Retrouvés grâce à une enquête minutieuse des autorités, beaucoup de ces enfants abandonnés, élevés par les Chinois, avaient largement dépassé l’âge adulte, lorsqu’ils ont regagné le pays natal en famille, avec leurs enfants ou leurs petits-enfants. Le gouvernement japonais leur a finalement reconnu la nationalité japonaise. Ce ne constituait pas pourtant « le retour » de Japonais ayant vécu des années à l’étranger, mais plutôt une sorte d’« immigration à l’étranger » en famille, puisqu’ils étaient des Japonais de sang, sans pour autant parler la langue ni se comporter comme des Japonais. Comme ils ont passé des années dans une famille chinoise depuis l’enfance, ils ont complètement perdu les caractéristiques culturelles des Japonais, surtout en matière de langue et de comportement à la japonaise. Il n’empêche que la société japonaise leur a imposé l’assimilation en ignorant leur vie difficile en Chine et sans se préoccuper de leur passé douloureux.

Une fois rentrés au Japon, ces Japonais élevés chez les Chinois se sont mis à fréquenter les écoles japonaises du soir pour apprendre la langue du pays, puisque le gouvernement n’avait pas bien aménagé le système de formation du japonais pour ces apprenants adultes. Les cours du soir qu’ils fréquentaient n’étaient pas destinés à ces ressortissants, mais plutôt aux Japonais qui ne disposaient pas de compétence fonctionnelle du japonais pour des raisons diverses. Ces Japonais de première génération, moins jeunes, avaient du mal à acquérir la langue, au point de ne trouver comme seuls emplois que des travaux de main-d’œuvre qui ne nécessitaient pas de compétence en japonais. Quant à la deuxième et la troisième génération de ces populations, elles se sont mariées dans beaucoup de cas avec des Chinois, résidant en Chine, de sorte que leur compétence langagière en japonais est restée relativement faible. Ces descendants, eux aussi, ont dû subir des difficultés au niveau de l’intégration dans la vie scolaire comme dans la vie professionnelle. Leur intégration a rencontré de nombreux problèmes dans la société japonaise ; en dehors de la sinophobie, ils ont constaté la grande différence d’infrastructure sociétale entre les villages ruraux qu’ils connaissaient en Chine et la vie citadine au Japon, la différence entre les régimes capitaliste et socialiste, la déception vis-à-vis du gouvernement japonais par rapport à leur accueil, sans évoquer des affections mentales à cause de la persécution contre les Japonais en Chine. Ils pensaient qu’ils seraient accueillis chaleureusement comme des victimes de guerre avant de regagner le pays natal, mais la réalité les a trahis. En particulier, la deuxième génération a vécu des difficultés et a été stigmatisée dans son identité, ce qui a entraîné, dans le pire des cas, de la délinquance dans les années 1990. Sur le plan de la nationalité, elle est japonaise à part entière, alors que la population les traitait comme des non-Japonais, à cause de la différence de la langue et la culture.
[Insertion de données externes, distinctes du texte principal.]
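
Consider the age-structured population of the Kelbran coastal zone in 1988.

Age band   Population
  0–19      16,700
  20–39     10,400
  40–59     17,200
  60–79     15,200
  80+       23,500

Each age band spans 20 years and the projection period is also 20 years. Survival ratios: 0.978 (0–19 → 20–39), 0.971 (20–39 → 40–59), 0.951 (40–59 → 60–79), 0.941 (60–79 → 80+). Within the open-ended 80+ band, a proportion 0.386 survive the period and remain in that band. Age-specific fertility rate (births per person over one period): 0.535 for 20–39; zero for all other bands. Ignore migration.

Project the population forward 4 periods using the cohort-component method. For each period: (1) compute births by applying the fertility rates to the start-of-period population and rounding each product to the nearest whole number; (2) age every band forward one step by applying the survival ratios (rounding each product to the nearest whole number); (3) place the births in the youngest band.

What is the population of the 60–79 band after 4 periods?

5025

(Bands numbered youngest = 1 to oldest = 5.)
— Period 1 —
Births: 10400 × 0.535 = 5564
Band 2: 16700 × 0.978 = 16333
Band 3: 10400 × 0.971 = 10098
Band 4: 17200 × 0.951 = 16357
Band 5: 15200 × 0.941 + 23500 × 0.386 = 14303 + 9071 = 23374
Giving 5564 / 16333 / 10098 / 16357 / 23374.
— Period 2 —
Births: 16333 × 0.535 = 8738
Band 2: 5564 × 0.978 = 5442
Band 3: 16333 × 0.971 = 15859
Band 4: 10098 × 0.951 = 9603
Band 5: 16357 × 0.941 + 23374 × 0.386 = 15392 + 9022 = 24414
Giving 8738 / 5442 / 15859 / 9603 / 24414.
— Period 3 —
Births: 5442 × 0.535 = 2911
Band 2: 8738 × 0.978 = 8546
Band 3: 5442 × 0.971 = 5284
Band 4: 15859 × 0.951 = 15082
Band 5: 9603 × 0.941 + 24414 × 0.386 = 9036 + 9424 = 18460
Giving 2911 / 8546 / 5284 / 15082 / 18460.
— Period 4 —
Births: 8546 × 0.535 = 4572
Band 2: 2911 × 0.978 = 2847
Band 3: 8546 × 0.971 = 8298
Band 4: 5284 × 0.951 = 5025
Band 5: 15082 × 0.941 + 18460 × 0.386 = 14192 + 7126 = 21318
Giving 4572 / 2847 / 8298 / 5025 / 21318.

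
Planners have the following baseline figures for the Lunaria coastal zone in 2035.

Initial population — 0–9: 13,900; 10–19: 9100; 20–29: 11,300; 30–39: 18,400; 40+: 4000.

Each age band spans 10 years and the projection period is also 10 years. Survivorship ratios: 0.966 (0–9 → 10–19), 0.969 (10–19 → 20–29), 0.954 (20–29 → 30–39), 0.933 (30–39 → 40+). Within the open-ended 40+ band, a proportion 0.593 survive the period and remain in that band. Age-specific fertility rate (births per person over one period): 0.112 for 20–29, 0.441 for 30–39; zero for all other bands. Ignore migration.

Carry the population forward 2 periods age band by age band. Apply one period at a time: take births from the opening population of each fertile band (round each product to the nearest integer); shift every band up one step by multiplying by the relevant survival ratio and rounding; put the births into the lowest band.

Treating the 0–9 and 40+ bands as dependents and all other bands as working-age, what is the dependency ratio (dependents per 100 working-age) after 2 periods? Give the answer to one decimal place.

After projecting period 1:
Births: 11300 * 0.112 = 1266, 18400 * 0.441 = 8114 → 9380
10–19: 13900 * 0.966 = 13427
20–29: 9100 * 0.969 = 8818
30–39: 11300 * 0.954 = 10780
40+: 18400 * 0.933 + 4000 * 0.593 = 17167 + 2372 = 19539
End of period: [9380, 13427, 8818, 10780, 19539]
After projecting period 2:
Births: 8818 * 0.112 = 988, 10780 * 0.441 = 4754 → 5742
10–19: 9380 * 0.966 = 9061
20–29: 13427 * 0.969 = 13011
30–39: 8818 * 0.954 = 8412
40+: 10780 * 0.933 + 19539 * 0.593 = 10058 + 11587 = 21645
End of period: [5742, 9061, 13011, 8412, 21645]
Dependents (band 0–9 + band 40+) = 5742 + 21645 = 27387; working-age = 30484; ratio = 27387/30484 × 100 = 89.8

89.8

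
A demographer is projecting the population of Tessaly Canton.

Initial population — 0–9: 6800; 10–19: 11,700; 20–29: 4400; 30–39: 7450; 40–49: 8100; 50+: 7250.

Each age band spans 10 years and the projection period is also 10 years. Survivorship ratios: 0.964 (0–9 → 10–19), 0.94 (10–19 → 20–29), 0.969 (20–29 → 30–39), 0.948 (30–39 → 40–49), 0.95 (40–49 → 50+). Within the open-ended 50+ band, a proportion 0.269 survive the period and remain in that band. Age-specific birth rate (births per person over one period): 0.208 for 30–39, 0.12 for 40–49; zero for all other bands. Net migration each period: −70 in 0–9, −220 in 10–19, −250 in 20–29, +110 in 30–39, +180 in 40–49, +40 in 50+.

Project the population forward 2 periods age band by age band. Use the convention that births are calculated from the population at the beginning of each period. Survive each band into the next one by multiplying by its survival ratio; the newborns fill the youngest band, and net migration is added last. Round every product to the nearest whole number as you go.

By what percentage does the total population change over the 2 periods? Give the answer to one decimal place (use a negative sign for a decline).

-25.7

— Period 1 —
Births: 7450 × 0.208 = 1550  |  8100 × 0.12 = 972 → 2522
10–19: 6800 × 0.964 = 6555
20–29: 11700 × 0.94 = 10998
30–39: 4400 × 0.969 = 4264
40–49: 7450 × 0.948 = 7063
50+: 8100 × 0.95 + 7250 × 0.269 = 7695 + 1950 = 9645
Net migration: 0–9 − 70 → 2452; 10–19 − 220 → 6335; 20–29 − 250 → 10748; 30–39 + 110 → 4374; 40–49 + 180 → 7243; 50+ + 40 → 9685
Population now: 0–9=2452, 10–19=6335, 20–29=10748, 30–39=4374, 40–49=7243, 50+=9685
— Period 2 —
Births: 4374 × 0.208 = 910  |  7243 × 0.12 = 869 → 1779
10–19: 2452 × 0.964 = 2364
20–29: 6335 × 0.94 = 5955
30–39: 10748 × 0.969 = 10415
40–49: 4374 × 0.948 = 4147
50+: 7243 × 0.95 + 9685 × 0.269 = 6881 + 2605 = 9486
Net migration: 0–9 − 70 → 1709; 10–19 − 220 → 2144; 20–29 − 250 → 5705; 30–39 + 110 → 10525; 40–49 + 180 → 4327; 50+ + 40 → 9526
Population now: 0–9=1709, 10–19=2144, 20–29=5705, 30–39=10525, 40–49=4327, 50+=9526
Total: 45700 → 33936; change = -11764; percentage change = -25.7%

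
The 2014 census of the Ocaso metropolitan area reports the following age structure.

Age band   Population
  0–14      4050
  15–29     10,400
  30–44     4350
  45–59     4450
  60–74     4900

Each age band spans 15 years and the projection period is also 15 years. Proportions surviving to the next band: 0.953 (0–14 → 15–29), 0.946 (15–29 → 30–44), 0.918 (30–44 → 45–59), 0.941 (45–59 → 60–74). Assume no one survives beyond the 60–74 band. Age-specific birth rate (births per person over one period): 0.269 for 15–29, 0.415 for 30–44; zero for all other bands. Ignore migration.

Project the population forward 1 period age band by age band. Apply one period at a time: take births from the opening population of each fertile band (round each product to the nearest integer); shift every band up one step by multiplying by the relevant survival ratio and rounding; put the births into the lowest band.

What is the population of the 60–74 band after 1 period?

Numbering the groups 1..5 from youngest to oldest:
Period 1.
Births: 10400 * 0.269 = 2798 ; 4350 * 0.415 = 1805 → total 4603
Group 2: 4050 * 0.953 = 3860
Group 3: 10400 * 0.946 = 9838
Group 4: 4350 * 0.918 = 3993
Group 5: 4450 * 0.941 = 4187
Population now: 0–14=4603, 15–29=3860, 30–44=9838, 45–59=3993, 60–74=4187

4187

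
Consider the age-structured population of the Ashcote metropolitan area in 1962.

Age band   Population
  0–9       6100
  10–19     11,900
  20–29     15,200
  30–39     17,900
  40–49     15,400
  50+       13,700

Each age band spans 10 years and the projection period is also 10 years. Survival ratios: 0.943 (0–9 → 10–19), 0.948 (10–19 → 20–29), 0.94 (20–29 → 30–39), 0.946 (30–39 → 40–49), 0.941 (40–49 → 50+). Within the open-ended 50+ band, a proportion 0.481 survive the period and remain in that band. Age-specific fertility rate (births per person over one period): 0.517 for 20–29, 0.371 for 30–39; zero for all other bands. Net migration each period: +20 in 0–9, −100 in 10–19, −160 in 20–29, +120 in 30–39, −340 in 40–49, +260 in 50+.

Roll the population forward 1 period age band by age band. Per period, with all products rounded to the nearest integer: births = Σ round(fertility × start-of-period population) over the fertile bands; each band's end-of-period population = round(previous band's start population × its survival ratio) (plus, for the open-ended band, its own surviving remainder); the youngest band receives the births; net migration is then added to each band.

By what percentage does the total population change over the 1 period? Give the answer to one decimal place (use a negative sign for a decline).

4.3

Period 1:
Births: 15200 × 0.517 = 7858  |  17900 × 0.371 = 6641 → total 14499
10–19: 6100 × 0.943 = 5752
20–29: 11900 × 0.948 = 11281
30–39: 15200 × 0.94 = 14288
40–49: 17900 × 0.946 = 16933
50+: 15400 × 0.941 + 13700 × 0.481 = 14491 + 6590 = 21081
Net migration: 0–9 + 20 → 14519; 10–19 − 100 → 5652; 20–29 − 160 → 11121; 30–39 + 120 → 14408; 40–49 − 340 → 16593; 50+ + 260 → 21341
End of period: [14519, 5652, 11121, 14408, 16593, 21341]
Total: 80200 → 83634; change = 3434; percentage change = 4.3%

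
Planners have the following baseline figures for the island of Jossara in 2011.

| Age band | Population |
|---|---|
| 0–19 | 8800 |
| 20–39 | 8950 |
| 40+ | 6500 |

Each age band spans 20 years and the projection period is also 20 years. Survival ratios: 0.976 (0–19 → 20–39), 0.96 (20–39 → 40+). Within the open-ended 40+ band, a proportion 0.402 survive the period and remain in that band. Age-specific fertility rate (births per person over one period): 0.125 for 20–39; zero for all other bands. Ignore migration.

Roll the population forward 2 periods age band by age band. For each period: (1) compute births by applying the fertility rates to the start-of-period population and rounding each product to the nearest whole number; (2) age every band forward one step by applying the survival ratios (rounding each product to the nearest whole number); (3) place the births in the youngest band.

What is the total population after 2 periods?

Call the groups 1 to 3, youngest first.
After projecting period 1:
Births: 8950 × 0.125 = 1119
Group 2: 8800 × 0.976 = 8589
Group 3: 8950 × 0.96 + 6500 × 0.402 = 8592 + 2613 = 11205
→ [1119, 8589, 11205]
After projecting period 2:
Births: 8589 × 0.125 = 1074
Group 2: 1119 × 0.976 = 1092
Group 3: 8589 × 0.96 + 11205 × 0.402 = 8245 + 4504 = 12749
→ [1074, 1092, 12749]
Total after period 2: 1074 + 1092 + 12749 = 14915

14915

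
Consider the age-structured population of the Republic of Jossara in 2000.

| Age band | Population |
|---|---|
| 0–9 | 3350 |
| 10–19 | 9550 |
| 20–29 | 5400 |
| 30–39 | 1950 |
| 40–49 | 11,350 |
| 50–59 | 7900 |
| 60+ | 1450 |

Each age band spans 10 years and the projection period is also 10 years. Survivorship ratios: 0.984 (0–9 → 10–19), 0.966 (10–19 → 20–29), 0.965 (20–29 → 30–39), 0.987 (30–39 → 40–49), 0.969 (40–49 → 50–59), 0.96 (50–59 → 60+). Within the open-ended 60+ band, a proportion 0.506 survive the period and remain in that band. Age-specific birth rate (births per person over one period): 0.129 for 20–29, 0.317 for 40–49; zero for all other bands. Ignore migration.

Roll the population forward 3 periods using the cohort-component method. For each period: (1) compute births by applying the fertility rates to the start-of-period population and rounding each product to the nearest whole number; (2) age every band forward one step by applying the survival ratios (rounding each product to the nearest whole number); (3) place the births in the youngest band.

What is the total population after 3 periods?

33999

(Groups numbered youngest = 1 to oldest = 7.)
After projecting period 1:
Births: 5400 × 0.129 = 697, 11350 × 0.317 = 3598 → total 4295
Group 2: 3350 × 0.984 = 3296
Group 3: 9550 × 0.966 = 9225
Group 4: 5400 × 0.965 = 5211
Group 5: 1950 × 0.987 = 1925
Group 6: 11350 × 0.969 = 10998
Group 7: 7900 × 0.96 + 1450 × 0.506 = 7584 + 734 = 8318
→ [4295, 3296, 9225, 5211, 1925, 10998, 8318]
After projecting period 2:
Births: 9225 × 0.129 = 1190, 1925 × 0.317 = 610 → total 1800
Group 2: 4295 × 0.984 = 4226
Group 3: 3296 × 0.966 = 3184
Group 4: 9225 × 0.965 = 8902
Group 5: 5211 × 0.987 = 5143
Group 6: 1925 × 0.969 = 1865
Group 7: 10998 × 0.96 + 8318 × 0.506 = 10558 + 4209 = 14767
→ [1800, 4226, 3184, 8902, 5143, 1865, 14767]
After projecting period 3:
Births: 3184 × 0.129 = 411, 5143 × 0.317 = 1630 → total 2041
Group 2: 1800 × 0.984 = 1771
Group 3: 4226 × 0.966 = 4082
Group 4: 3184 × 0.965 = 3073
Group 5: 8902 × 0.987 = 8786
Group 6: 5143 × 0.969 = 4984
Group 7: 1865 × 0.96 + 14767 × 0.506 = 1790 + 7472 = 9262
→ [2041, 1771, 4082, 3073, 8786, 4984, 9262]
Total after period 3: 2041 + 1771 + 4082 + 3073 + 8786 + 4984 + 9262 = 33999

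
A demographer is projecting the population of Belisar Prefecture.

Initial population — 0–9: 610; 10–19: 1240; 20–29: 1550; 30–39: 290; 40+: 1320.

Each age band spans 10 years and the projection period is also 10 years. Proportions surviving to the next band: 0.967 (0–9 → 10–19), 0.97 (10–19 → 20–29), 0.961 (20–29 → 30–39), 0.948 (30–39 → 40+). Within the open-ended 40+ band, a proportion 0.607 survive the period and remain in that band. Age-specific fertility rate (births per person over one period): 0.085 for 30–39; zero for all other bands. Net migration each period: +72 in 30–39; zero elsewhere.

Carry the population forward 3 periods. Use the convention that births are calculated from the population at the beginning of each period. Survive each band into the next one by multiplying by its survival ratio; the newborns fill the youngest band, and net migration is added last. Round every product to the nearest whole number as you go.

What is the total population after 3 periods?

Call the bands 1 to 5, youngest first.
Period 1.
Births: 290 × 0.085 = 25
Band 2: 610 × 0.967 = 590
Band 3: 1240 × 0.97 = 1203
Band 4: 1550 × 0.961 = 1490
Band 5: 290 × 0.948 + 1320 × 0.607 = 275 + 801 = 1076
Net migration: Band 4 + 72 → 1562
Giving 25 / 590 / 1203 / 1562 / 1076.
Period 2.
Births: 1562 × 0.085 = 133
Band 2: 25 × 0.967 = 24
Band 3: 590 × 0.97 = 572
Band 4: 1203 × 0.961 = 1156
Band 5: 1562 × 0.948 + 1076 × 0.607 = 1481 + 653 = 2134
Net migration: Band 4 + 72 → 1228
Giving 133 / 24 / 572 / 1228 / 2134.
Period 3.
Births: 1228 × 0.085 = 104
Band 2: 133 × 0.967 = 129
Band 3: 24 × 0.97 = 23
Band 4: 572 × 0.961 = 550
Band 5: 1228 × 0.948 + 2134 × 0.607 = 1164 + 1295 = 2459
Net migration: Band 4 + 72 → 622
Giving 104 / 129 / 23 / 622 / 2459.
Total after period 3: 104 + 129 + 23 + 622 + 2459 = 3337

3337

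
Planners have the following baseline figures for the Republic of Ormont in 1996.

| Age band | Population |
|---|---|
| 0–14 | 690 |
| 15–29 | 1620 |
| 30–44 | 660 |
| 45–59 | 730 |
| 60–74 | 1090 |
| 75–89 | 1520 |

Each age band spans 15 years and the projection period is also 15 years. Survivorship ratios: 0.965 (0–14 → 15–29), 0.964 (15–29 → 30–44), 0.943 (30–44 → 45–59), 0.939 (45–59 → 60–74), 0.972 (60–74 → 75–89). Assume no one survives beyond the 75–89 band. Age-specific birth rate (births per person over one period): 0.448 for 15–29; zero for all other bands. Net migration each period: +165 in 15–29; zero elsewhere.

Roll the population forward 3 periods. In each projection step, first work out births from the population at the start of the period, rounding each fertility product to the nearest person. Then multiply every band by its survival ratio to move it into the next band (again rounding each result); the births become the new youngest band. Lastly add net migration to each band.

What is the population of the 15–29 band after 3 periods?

524

Period 1.
Births: 1620 × 0.448 = 726
15–29: 690 × 0.965 = 666
30–44: 1620 × 0.964 = 1562
45–59: 660 × 0.943 = 622
60–74: 730 × 0.939 = 685
75–89: 1090 × 0.972 = 1059
Net migration: 15–29 + 165 → 831
End of period: [726, 831, 1562, 622, 685, 1059]
Period 2.
Births: 831 × 0.448 = 372
15–29: 726 × 0.965 = 701
30–44: 831 × 0.964 = 801
45–59: 1562 × 0.943 = 1473
60–74: 622 × 0.939 = 584
75–89: 685 × 0.972 = 666
Net migration: 15–29 + 165 → 866
End of period: [372, 866, 801, 1473, 584, 666]
Period 3.
Births: 866 × 0.448 = 388
15–29: 372 × 0.965 = 359
30–44: 866 × 0.964 = 835
45–59: 801 × 0.943 = 755
60–74: 1473 × 0.939 = 1383
75–89: 584 × 0.972 = 568
Net migration: 15–29 + 165 → 524
End of period: [388, 524, 835, 755, 1383, 568]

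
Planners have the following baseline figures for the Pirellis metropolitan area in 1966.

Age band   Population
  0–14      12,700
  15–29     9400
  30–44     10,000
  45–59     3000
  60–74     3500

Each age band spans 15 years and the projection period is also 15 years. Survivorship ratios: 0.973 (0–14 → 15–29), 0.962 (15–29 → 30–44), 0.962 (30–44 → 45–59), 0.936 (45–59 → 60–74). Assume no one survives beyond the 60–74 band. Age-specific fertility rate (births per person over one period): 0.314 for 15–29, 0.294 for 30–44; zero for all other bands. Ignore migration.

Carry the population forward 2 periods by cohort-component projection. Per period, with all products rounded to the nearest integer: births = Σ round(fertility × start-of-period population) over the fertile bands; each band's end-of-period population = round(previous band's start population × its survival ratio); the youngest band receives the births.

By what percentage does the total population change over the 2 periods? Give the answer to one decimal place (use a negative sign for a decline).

Call the bands 1 to 5, youngest first.
[period 1]
Births: 9400 * 0.314 = 2952 ; 10000 * 0.294 = 2940 → 5892
Band 2: 12700 * 0.973 = 12357
Band 3: 9400 * 0.962 = 9043
Band 4: 10000 * 0.962 = 9620
Band 5: 3000 * 0.936 = 2808
End of period: [5892, 12357, 9043, 9620, 2808]
[period 2]
Births: 12357 * 0.314 = 3880 ; 9043 * 0.294 = 2659 → 6539
Band 2: 5892 * 0.973 = 5733
Band 3: 12357 * 0.962 = 11887
Band 4: 9043 * 0.962 = 8699
Band 5: 9620 * 0.936 = 9004
End of period: [6539, 5733, 11887, 8699, 9004]
Total: 38600 → 41862; change = 3262; percentage change = 8.5%

8.5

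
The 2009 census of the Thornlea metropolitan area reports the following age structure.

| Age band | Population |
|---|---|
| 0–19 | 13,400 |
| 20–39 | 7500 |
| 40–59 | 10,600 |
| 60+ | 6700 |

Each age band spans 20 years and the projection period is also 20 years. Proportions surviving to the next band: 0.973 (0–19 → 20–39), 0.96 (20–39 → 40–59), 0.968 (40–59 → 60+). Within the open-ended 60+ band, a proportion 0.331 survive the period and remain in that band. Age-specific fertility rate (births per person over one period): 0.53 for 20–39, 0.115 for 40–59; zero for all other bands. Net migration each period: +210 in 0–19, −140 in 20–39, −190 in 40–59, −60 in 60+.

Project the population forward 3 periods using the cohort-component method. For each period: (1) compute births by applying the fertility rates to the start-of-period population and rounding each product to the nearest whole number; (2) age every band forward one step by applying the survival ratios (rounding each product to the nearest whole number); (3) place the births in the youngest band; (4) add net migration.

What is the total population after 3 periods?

31877

Period 1:
Births: 7500 × 0.53 = 3975, 10600 × 0.115 = 1219 → 5194
20–39: 13400 × 0.973 = 13038
40–59: 7500 × 0.96 = 7200
60+: 10600 × 0.968 + 6700 × 0.331 = 10261 + 2218 = 12479
Net migration: 0–19 + 210 → 5404; 20–39 − 140 → 12898; 40–59 − 190 → 7010; 60+ − 60 → 12419
Population now: 0–19=5404, 20–39=12898, 40–59=7010, 60+=12419
Period 2:
Births: 12898 × 0.53 = 6836, 7010 × 0.115 = 806 → 7642
20–39: 5404 × 0.973 = 5258
40–59: 12898 × 0.96 = 12382
60+: 7010 × 0.968 + 12419 × 0.331 = 6786 + 4111 = 10897
Net migration: 0–19 + 210 → 7852; 20–39 − 140 → 5118; 40–59 − 190 → 12192; 60+ − 60 → 10837
Population now: 0–19=7852, 20–39=5118, 40–59=12192, 60+=10837
Period 3:
Births: 5118 × 0.53 = 2713, 12192 × 0.115 = 1402 → 4115
20–39: 7852 × 0.973 = 7640
40–59: 5118 × 0.96 = 4913
60+: 12192 × 0.968 + 10837 × 0.331 = 11802 + 3587 = 15389
Net migration: 0–19 + 210 → 4325; 20–39 − 140 → 7500; 40–59 − 190 → 4723; 60+ − 60 → 15329
Population now: 0–19=4325, 20–39=7500, 40–59=4723, 60+=15329
Total after period 3: 4325 + 7500 + 4723 + 15329 = 31877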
4. Réfugiés indochinois au Japon

Dans les années de 1970, surtout après 1975, le Japon a accueilli un certain nombre des réfugiés politiques originaires d’Indochine (les boat people). Après la chute de Saïgon lors de la guerre au Vietnam en 1975, un grand nombre de Vietnamiens a quitté le pays pour éviter le nouveau régime ou la guerre civile, et quelques-uns d’entre eux sont venus au Japon, même si ceux qui voulaient s’installer dans l’Archipel n’étaient pas très nombreux. Environ 11 000 réfugiés ont obtenu le droit de résidence permanente, grâce à l’opinion publique qui les a considérés comme une population à sauver. Pourtant, face à la présence de réfugiés économiques d’origine chinoise au sein des réfugiés politiques à la fin des années 1980, l’opinion publique a exigé des mesures plus strictes pour éviter l’immigration clandestine, d’où est née une politique sociale en faveur des minorités d’origine indochinoise. La présence des réfugiés politiques a ainsi révélé la présence de minorités à respecter sur le plan culturel car il était impossible de les traiter dans une logique d’assimilation et de les transformer en Japonais, de toute évidence.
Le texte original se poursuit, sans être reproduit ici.